Security authorities confirmed the first case of a Filipino radical committing a suicide bombing. The bomber blew himself up during an attack at a Philippine Army camp in the southern island province of Sulu on June 28.

The incident left two bombers, three soldiers and two civilians dead, while 12 soldiers and 10 civilians were wounded.

“You saw in Jolo the Filipino suicide bomber. At the age of 14, he left his home. They said he was battered. If he was battered and left his home, where did he go? Who looked after him? Who takes care of those people who can possibly become terrorists?” Esperon said.

“If we don’t prevent that, then, there will be more violent extremists. And what’s scary is, they can even become suicide bombers, even when it’s not the character of Filipinos to commit suicide.”

Aside from curbing would-be terrorists, the action plan can also be a tool for de-radicalization, Ano said.

“Through the NAP PCVE, we will work with religious leaders, Imams and Muftis to mainstream their teachings and sermons, and help de-radicalize the youth who are the common targets for recruitment by radical groups,” he told Kyodo News.

“Likewise, through NAP PCVE, de-radicalization programs are also being implemented in all detention centers so that radical detainees would become responsible citizens once they are released,” he added.

In one of the country’s jails, where a number of suspected violent extremists awaiting trial are being detained, an education program called Alternative Learning System has been implemented by the warden, Michelle Bonto, as a tool for de-radicalization.

“There is a need to address education because most research on extremism states that education is the key to helping them understand, to open up their horizons,” Bonto told Kyodo News in an interview at her assigned jail facility located in a Metro Manila suburb.

“We teach them how to comprehend first so that they will be able to value what we give them, whatever modular programs we have, or reformation programs we have,” she said.

At the time of the interview in June, Bonto’s facility had 351 detainees, including alleged members of the Abu Sayyaf Group, Jemaah Islamiyah, Rajah Solaiman Movement, Bangsamoro Islamic Freedom Fighters and Maute Group.
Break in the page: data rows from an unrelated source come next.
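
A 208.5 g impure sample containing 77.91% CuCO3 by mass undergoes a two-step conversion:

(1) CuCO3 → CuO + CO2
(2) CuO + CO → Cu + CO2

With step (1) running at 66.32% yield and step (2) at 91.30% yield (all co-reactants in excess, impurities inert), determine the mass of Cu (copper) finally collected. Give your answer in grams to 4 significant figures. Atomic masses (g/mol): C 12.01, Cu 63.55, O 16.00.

50.59 g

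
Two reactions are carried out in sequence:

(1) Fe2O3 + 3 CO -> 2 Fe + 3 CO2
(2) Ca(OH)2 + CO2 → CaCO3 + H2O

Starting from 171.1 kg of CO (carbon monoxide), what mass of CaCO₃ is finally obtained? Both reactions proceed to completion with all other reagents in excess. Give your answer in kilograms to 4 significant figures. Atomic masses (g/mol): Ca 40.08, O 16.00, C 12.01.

M(CO) = 12.01 + 16.00 = 28.01 g/mol.
M(CaCO3) = 40.08 + 12.01 + 3(16.00) = 100.09 g/mol.
171.1 kg = 171100 g.
n(CO) = 171100 / 28.01 = 6108.5 mol.
Step 1 gives a 3:3 ratio of CO to CO2, so n(CO2) = 6108.5 mol.
In step 2 the CO2:CaCO3 ratio is 1:1, so n(CaCO3) = 6108.5 mol.
Mass of CaCO3 = 6108.5 × 100.09 = 611400 g = 611.4 kg.

611.4 kg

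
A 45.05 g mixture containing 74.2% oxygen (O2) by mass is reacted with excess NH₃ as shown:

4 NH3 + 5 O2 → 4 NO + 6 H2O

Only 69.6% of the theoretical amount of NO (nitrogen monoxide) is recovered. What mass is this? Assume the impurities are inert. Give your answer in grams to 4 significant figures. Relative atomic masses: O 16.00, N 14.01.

Pure O2 available = 45.05 g × 0.742 = 33.427 g.
M(O2) = 2(16.00) = 32.00 g/mol.
M(NO) = 14.01 + 16.00 = 30.01 g/mol.
n(O2) = 33.427 g / 32.00 g/mol = 1.0446 mol.
From the equation the O2:NO mole ratio is 5:4, so n(NO) = 1.0446 × 4/5 = 0.83568 mol.
Mass of NO = 0.83568 mol × 30.01 g/mol = 25.079 g.
Actual mass collected = 25.079 g × 0.696 = 17.455 g.

17.45 g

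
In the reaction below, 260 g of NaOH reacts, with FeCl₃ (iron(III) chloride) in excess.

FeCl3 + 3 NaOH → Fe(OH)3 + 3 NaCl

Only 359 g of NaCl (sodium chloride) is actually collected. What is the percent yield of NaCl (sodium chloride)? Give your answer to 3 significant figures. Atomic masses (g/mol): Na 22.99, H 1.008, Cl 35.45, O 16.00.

94.5 %

M(NaOH) = 22.99 + 16.00 + 1.008 = 39.998 g/mol.
M(NaCl) = 22.99 + 35.45 = 58.44 g/mol.
n(NaOH) = 260.0 g / 39.998 g/mol = 6.500 mol.
From the equation the NaOH:NaCl mole ratio is 3:3, so n(NaCl) = 6.500 × 3/3 = 6.500 mol.
Mass of NaCl = 6.500 mol × 58.44 g/mol = 379.9 g.
This is the theoretical yield. Percent yield = 359 g / 379.9 g × 100% = 94.50%.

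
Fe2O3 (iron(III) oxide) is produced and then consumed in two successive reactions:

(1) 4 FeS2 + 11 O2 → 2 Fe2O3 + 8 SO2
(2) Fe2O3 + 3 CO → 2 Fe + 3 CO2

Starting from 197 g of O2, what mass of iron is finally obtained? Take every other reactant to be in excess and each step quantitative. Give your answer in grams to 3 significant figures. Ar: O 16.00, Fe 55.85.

M(O2) = 2(16.00) = 32.00 g/mol.
M(Fe) = 55.85 g/mol.
n(O2) = 197.0 / 32.00 = 6.156 mol.
Step 1 gives a 11:2 ratio of O2 to Fe2O3, so n(Fe2O3) = 1.119 mol.
In step 2 the Fe2O3:Fe ratio is 1:2, so n(Fe) = 2.239 mol.
Mass of Fe = 2.239 × 55.85 = 125.0 g.

125 g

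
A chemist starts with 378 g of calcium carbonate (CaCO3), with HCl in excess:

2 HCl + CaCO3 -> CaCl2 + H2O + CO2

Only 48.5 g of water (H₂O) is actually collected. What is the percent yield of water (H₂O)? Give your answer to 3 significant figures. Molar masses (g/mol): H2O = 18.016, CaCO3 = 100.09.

71.3 %

n(CaCO3) = 378.0 g / 100.09 g/mol = 3.777 mol.
From the equation the CaCO3:H2O mole ratio is 1:1, so n(H2O) = 3.777 × 1/1 = 3.777 mol.
Mass of H2O = 3.777 mol × 18.016 g/mol = 68.04 g.
This is the theoretical yield. Percent yield = 48.5 g / 68.04 g × 100% = 71.28%.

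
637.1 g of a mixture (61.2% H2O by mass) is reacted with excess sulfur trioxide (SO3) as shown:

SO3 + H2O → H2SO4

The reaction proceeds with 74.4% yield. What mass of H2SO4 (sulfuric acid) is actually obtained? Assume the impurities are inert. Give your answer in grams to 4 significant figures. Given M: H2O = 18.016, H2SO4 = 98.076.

Pure H2O available = 637.1 g × 0.612 = 389.91 g.
n(H2O) = 389.91 g / 18.016 g/mol = 21.642 mol.
From the equation the H2O:H2SO4 mole ratio is 1:1, so n(H2SO4) = 21.642 × 1/1 = 21.642 mol.
Mass of H2SO4 = 21.642 mol × 98.076 g/mol = 2122.6 g.
Actual mass collected = 2122.6 g × 0.744 = 1579.2 g.

1579 g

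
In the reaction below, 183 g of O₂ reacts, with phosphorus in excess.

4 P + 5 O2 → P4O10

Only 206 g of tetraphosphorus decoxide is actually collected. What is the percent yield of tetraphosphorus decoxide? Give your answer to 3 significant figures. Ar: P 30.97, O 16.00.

M(O2) = 2(16.00) = 32.00 g/mol.
M(P4O10) = 4(30.97) + 10(16.00) = 283.88 g/mol.
n(O2) = 183.0 g / 32.00 g/mol = 5.719 mol.
From the equation the O2:P4O10 mole ratio is 5:1, so n(P4O10) = 5.719 × 1/5 = 1.144 mol.
Mass of P4O10 = 1.144 mol × 283.88 g/mol = 324.7 g.
This is the theoretical yield. Percent yield = 206 g / 324.7 g × 100% = 63.45%.

63.4 %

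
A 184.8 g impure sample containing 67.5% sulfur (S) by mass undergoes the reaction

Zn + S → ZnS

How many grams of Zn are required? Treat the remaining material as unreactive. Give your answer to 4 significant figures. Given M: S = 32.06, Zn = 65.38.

Mass of pure S = 184.8 g × 0.675 = 124.74 g.
n(S) = 124.74 g / 32.06 g/mol = 3.8908 mol.
From the equation the S:Zn mole ratio is 1:1, so n(Zn) = 3.8908 × 1/1 = 3.8908 mol.
Mass of Zn = 3.8908 mol × 65.38 g/mol = 254.38 g.

254.4 g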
Humane treatment of the detainees by jail officers and visits by family members, are also keys to helping change the antigovernment feelings and attitude of suspected violent extremists, said Bonto.

“It’s not easy (to de-radicalize) because radicalization takes time. Therefore, de-radicalization will also take time. And we also have push-and-pull factors, like the family of terrorists.”

“So, it’s important that when you de-radicalize a person that you include the entire family,” she explained, drawing her insight from years of research and actual engagement with alleged violent extremists.

Esperon said an Executive Order from Duterte’s office regarding the NAP PCVE is expected after its adoption by the Anti-Terrorism Council “if only to delineate responsibilities,” and to give “authority to secure funding” for its full implementation.

But, as it stands now, some action plans are already being implemented by the respective agencies designated for the vulnerable sectors that have been identified.

“There will be a series of consultations with all stakeholders nationwide, inclusive of all government agencies, civil society organizations, private citizens and nongovernmental organizations, to gather input,” Ano said.

Esperon said that while many lessons regarding violent extremism have been learned locally, the Philippines will also follow the examples of other countries, including Jordan, Indonesia and Malaysia, to more effectively prevent and counter it.

Defense Secretary Delfin Lorenzana, who also spoke at last Wednesday’s forum, expressed hope that the creation of the Bangsamoro Autonomous Region in Muslim Mindanao will help eradicate “this scourge.”

“We are trying to solve this not only militarily, but also by involving the communities, the traditional leaders, the Ulamas, to prevent this extremism among our people. With the (autonomous region) in place, we can bring in development in these areas so that people will have something to do, and not enter into criminal activities,” Lorenzana said.